I mainly see this in physics, such as the proofs to a certain formula. the question is asking for $$\left(x-\frac{y}{2}\right)^{-3} - \left(x + \frac{y}{2}\right)^{-3}$$,
but I used common denominators to reach $$\left(x + \frac{y}{2}\right)^3 - \left(x - \frac{y}{2}\right)^3$$ on the numerator. Anyways, the result should be $$3x^2y + \frac{y^3}{4}$$ as per usual, but given the condition $x \gg y$, the textbook seemingly ignores the $\frac{y^3 }{ 4}$ term. This is my main source of confusion as to when a certain term can be neglected, and I'd appreciate any explanation.
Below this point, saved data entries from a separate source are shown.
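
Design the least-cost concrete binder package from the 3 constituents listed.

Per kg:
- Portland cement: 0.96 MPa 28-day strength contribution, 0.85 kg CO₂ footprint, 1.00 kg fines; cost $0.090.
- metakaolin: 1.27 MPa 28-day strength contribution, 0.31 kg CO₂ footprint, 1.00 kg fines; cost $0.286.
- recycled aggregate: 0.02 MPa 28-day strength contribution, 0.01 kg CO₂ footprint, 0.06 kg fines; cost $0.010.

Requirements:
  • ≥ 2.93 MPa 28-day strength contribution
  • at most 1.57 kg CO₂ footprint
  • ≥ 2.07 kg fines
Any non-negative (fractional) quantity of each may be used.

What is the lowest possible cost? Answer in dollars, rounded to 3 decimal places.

$0.485

Let x1 = kg of Portland cement, x2 = kg of metakaolin, x3 = kg of recycled aggregate.
Minimise 0.09x1 + 0.286x2 + 0.01x3 subject to:
  0.96x1 + 1.27x2 + 0.02x3 ≥ 2.93   (28-day strength contribution)
  0.85x1 + 0.31x2 + 0.01x3 ≤ 1.57   (CO₂ footprint)
  1x1 + 1x2 + 0.06x3 ≥ 2.07   (fines)
  x1, x2, x3 ≥ 0.
At the optimum only Portland cement, metakaolin are positive (recycled aggregate = 0). The 28-day strength contribution and CO₂ footprint requirements are met with equality.
So Portland cement = 1.388 kg, metakaolin = 1.258 kg.
Total cost: 0.09·1.388 + 0.286·1.258 = 0.48471.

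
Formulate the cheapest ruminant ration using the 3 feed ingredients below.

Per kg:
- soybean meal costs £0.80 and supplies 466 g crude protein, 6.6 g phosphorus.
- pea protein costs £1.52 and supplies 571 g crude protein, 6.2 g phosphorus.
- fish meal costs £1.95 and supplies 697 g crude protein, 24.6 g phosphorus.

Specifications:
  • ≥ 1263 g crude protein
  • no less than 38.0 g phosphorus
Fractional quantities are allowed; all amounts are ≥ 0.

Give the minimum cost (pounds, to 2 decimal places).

Let x1 = kg of soybean meal, x2 = kg of pea protein, x3 = kg of fish meal.
Minimise 0.8x1 + 1.52x2 + 1.95x3 s.t.:
  466x1 + 571x2 + 697x3 ≥ 1263   (crude protein)
  6.6x1 + 6.2x2 + 24.6x3 ≥ 38   (phosphorus)
  x1, x2, x3 ≥ 0.
At the optimum only soybean meal, fish meal are positive (pea protein = 0). Binding constraints: crude protein and phosphorus.
So soybean meal = 0.6679 kg, fish meal = 1.366 kg.
Cost = 0.8·0.6679 + 1.95·1.366 = 3.1980.

£3.20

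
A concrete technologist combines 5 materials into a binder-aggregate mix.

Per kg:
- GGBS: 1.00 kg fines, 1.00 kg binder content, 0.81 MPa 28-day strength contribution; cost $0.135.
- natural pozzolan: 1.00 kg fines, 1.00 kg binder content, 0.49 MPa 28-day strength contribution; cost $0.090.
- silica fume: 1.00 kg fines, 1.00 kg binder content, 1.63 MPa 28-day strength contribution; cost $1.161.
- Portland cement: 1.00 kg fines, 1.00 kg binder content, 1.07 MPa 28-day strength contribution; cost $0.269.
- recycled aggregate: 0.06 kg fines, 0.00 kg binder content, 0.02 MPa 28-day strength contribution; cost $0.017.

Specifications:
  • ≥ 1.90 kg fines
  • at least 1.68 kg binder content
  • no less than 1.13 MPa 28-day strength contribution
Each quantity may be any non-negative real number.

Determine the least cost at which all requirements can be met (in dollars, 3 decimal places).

Treat it as an LP. Let x1 = kg of GGBS, x2 = kg of natural pozzolan, x3 = kg of silica fume, x4 = kg of Portland cement, x5 = kg of recycled aggregate.
Minimize 0.135x1 + 0.09x2 + 1.161x3 + 0.269x4 + 0.017x5 s.t.:
  1x1 + 1x2 + 1x3 + 1x4 + 0.06x5 ≥ 1.9   (fines)
  1x1 + 1x2 + 1x3 + 1x4 ≥ 1.68   (binder content)
  0.81x1 + 0.49x2 + 1.63x3 + 1.07x4 + 0.02x5 ≥ 1.13   (28-day strength contribution)
  x1, x2, x3, x4, x5 ≥ 0.
The cheapest feasible vertex uses only GGBS, natural pozzolan; silica fume, Portland cement, recycled aggregate are not used. The fines and 28-day strength contribution requirements are met with equality.
So GGBS = 0.6219 kg, natural pozzolan = 1.278 kg.
Objective = 0.135·0.6219 + 0.09·1.278 = 0.19898.

$0.199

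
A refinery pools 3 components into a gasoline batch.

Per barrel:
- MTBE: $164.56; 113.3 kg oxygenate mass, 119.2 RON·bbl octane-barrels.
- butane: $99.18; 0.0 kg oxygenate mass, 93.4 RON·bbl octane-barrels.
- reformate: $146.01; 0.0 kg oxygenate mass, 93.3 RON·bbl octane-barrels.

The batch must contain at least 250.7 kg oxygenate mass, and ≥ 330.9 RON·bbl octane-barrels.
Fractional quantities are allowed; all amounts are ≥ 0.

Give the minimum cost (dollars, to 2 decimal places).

$435.42

Let x1 = barrels of MTBE, x2 = barrels of butane, x3 = barrels of reformate.
Minimise 164.56x1 + 99.18x2 + 146.01x3 with:
  113.3x1 ≥ 250.7   (oxygenate mass)
  119.2x1 + 93.4x2 + 93.3x3 ≥ 330.9   (octane-barrels)
  x1, x2, x3 ≥ 0.
The optimal basis is {MTBE, butane}; reformate drops out. Binding constraints: oxygenate mass and octane-barrels.
Optimal quantities: MTBE = 2.2127 barrels, butane = 0.7189 barrels.
Objective = 164.56·2.2127 + 99.18·0.7189 = 435.4224.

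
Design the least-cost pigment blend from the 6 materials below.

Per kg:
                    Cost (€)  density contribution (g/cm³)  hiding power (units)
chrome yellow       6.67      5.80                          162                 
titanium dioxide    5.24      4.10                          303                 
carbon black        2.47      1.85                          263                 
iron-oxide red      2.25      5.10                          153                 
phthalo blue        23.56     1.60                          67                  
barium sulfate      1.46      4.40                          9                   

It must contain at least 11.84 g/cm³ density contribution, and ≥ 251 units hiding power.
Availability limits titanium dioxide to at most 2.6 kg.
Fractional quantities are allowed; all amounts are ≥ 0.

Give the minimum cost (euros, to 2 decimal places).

Treat it as an LP. Let x1 = kg of chrome yellow, x2 = kg of titanium dioxide, x3 = kg of carbon black, x4 = kg of iron-oxide red, x5 = kg of phthalo blue, x6 = kg of barium sulfate.
Minimize 6.67x1 + 5.24x2 + 2.47x3 + 2.25x4 + 23.56x5 + 1.46x6 s.t.:
  5.8x1 + 4.1x2 + 1.85x3 + 5.1x4 + 1.6x5 + 4.4x6 ≥ 11.84   (density contribution)
  162x1 + 303x2 + 263x3 + 153x4 + 67x5 + 9x6 ≥ 251   (hiding power)
  x2 ≤ 2.6
  x1, x2, x3, x4, x5, x6 ≥ 0.
The optimal basis is {iron-oxide red, barium sulfate}; chrome yellow, titanium dioxide, carbon black, phthalo blue drop out. There the density contribution and hiding power constraints are tight.
So iron-oxide red = 1.591 kg, barium sulfate = 0.8472 kg.
Total cost: 2.25·1.591 + 1.46·0.8472 = 4.8167.

€4.82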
If we were to approach it using negative binomial expansion, is the common practice to stop two terms in? (i.e $$\left(x - \frac{y}{2}\right)^{-3} = x^{-3} - 3x^{-4}\left(\frac{-y}{2} \right)$$
If I properly read the question (please, start to use MathJax), you have $$z=\frac{1}{\left(x+\frac{y}{2}\right)^3}-\frac{1}{\left(x-\frac{y}{ 2}\right)^3}$$ Let $y=kx$ and simplify to make $$z=\frac 1 {x^3} \left( \frac{1}{\left(1+\frac{k}{2}\right)^3}-\frac{1}{\left(1-\frac{k}{2}\right)^3}\right)$$ Use binomial expansion or Taylor series or long division $$(1+\epsilon)^{-3}=1-3 \epsilon +6 \epsilon ^2-10 \epsilon ^3+O\left(\epsilon ^4\right)$$
Replace $\epsilon$ by $\pm \frac k2$ to obtain $$z=\frac 1 {x^3} \left( -3 k-\frac{5 }{2}k^3+O\left(k^4\right) \right)$$ SInce $x\gg y$, $k\ll 1$ and $k^3$ is negigible.
So at first order $$z\sim -3\frac k{x^3}= -\frac 3{x^4}$$
Is this clear for you ? If not, tell me.